Voltei muitas vezes ao dentista. Sempre o mesmo ritual: dois longos copos d’água, o babador, a assepsia das mãos. Era um abnegado. Levava muito a sério a missão de salvar três dentes ao fundo. A herança da mãe corria riscos. Sem saber, o dentista me livrava de uma sina, reescrevia minha história com dedos envoltos em luvas de borracha. As agulhas perfuraram fundo, a brasa da civilização a arder na minha boca. Depois de muito escavar, o gosto pútrido na língua, a batalha perdida. Dois dentes a menos compõem o mapa que leva do suicídio do avô ao enterro da mãe. Meus dentes ajudam a entender o que deixei de ser.

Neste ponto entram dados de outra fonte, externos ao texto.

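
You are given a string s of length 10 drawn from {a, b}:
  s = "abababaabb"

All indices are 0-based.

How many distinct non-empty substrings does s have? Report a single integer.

rank→(start, suffix):
  0 → (6, 'aabb')
  1 → (4, 'abaabb')
  2 → (2, 'ababaabb')
  3 → (0, 'abababaabb')
  4 → (7, 'abb')
  5 → (9, 'b')
  6 → (5, 'baabb')
  7 → (3, 'babaabb')
  8 → (1, 'bababaabb')
  9 → (8, 'bb')

SA = [6, 4, 2, 0, 7, 9, 5, 3, 1, 8]
[i] adj suffixes → lcp
  [1] 6/4 → 1 ('a')
  [2] 4/2 → 3 ('aba')
  [3] 2/0 → 5 ('ababa')
  [4] 0/7 → 2 ('ab')
  [5] 7/9 → 0 ('')
  [6] 9/5 → 1 ('b')
  [7] 5/3 → 2 ('ba')
  [8] 3/1 → 4 ('baba')
  [9] 1/8 → 1 ('b')

n(n+1)/2 = 10·11/2 = 55
Σ LCP = 0 + 1 + 3 + 5 + 2 + 0 + 1 + 2 + 4 + 1 = 19
distinct = 55 − 19 = 36

36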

Ao levar minha filha todos os meses para ajustar o aparelho que desenha um sorriso perfeito, a dentista garante: você também precisa resolver esta mordida. Abro a boca feito um animal adestrado. Sim, vamos melhorar as coisas. E, depois, podemos implantar estes dois dentes aqui no fundo. A dentista é bonita e simpática. Mas quem lhe disse que quero deixar para trás a minha história? Há cadáveres que têm todos os dentes. De que servem os dentes ao sorrir na escuridão? Não lembro se tiraram a dentadura da mãe para enterrá-la. Há cadáveres que não têm nenhum dente. Talvez ter dois dentes a menos seja apenas uma equação matemática para resolver na inexistente eternidade. Quem sabe a regra de três sirva para alguma coisa.

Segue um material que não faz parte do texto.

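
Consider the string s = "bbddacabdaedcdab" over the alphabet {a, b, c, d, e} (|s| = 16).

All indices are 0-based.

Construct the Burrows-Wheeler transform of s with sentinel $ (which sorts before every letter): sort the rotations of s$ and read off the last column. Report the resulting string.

bdcdda$abadcdbeba

rank  rotation           last
    0  $bbddacabdaedcdab  b
    1  ab$bbddacabdaedcd  d
    2  abdaedcdab$bbddac  c
    3  acabdaedcdab$bbdd  d
    4  aedcdab$bbddacabd  d
    5  b$bbddacabdaedcda  a
    6  bbddacabdaedcdab$  $
    7  bdaedcdab$bbddaca  a
    8  bddacabdaedcdab$b  b
    9  cabdaedcdab$bbdda  a
   10  cdab$bbddacabdaed  d
   11  dab$bbddacabdaedc  c
   12  dacabdaedcdab$bbd  d
   13  daedcdab$bbddacab  b
   14  dcdab$bbddacabdae  e
   15  ddacabdaedcdab$bb  b
   16  edcdab$bbddacabda  a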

Levo meu filho à escolinha de futebol. Sonha em ser jogador. Quieto, ouve jazz ao meu lado no carro. Desde o ruidoso churrasco, nenhum comentário sobre o primeiro encontro com a bisavó. Provavelmente, o último. Um silêncio incômodo o acompanha. Algo está fora do lugar. Gostou de conhecer minha avó?, a pergunta ressoa muda. Estamos perto de casa. Gostei. A resposta de palavra solitária não escondia apenas timidez. Gostou? É, gostei. Só isso? Mas notei uma coisa. Que coisa, meu filho? Muitas pessoas não tinham dentes. Como assim? É, faltavam vários dentes quando falavam.
Há pouco tempo, minha filha tirou o aparelho e reluz um vasto e belo sorriso. Meu filho vai ao dentista com regularidade e também precisará corrigir a mordida. Eu sigo com dois dentes a menos. Minha avó quebrou a perna e voltou para a roça de onde saíra após o suicídio do marido. Talvez, nunca mais a veja. Não sei quantos dentes habitam a boca de minha avó. Possivelmente, nenhum.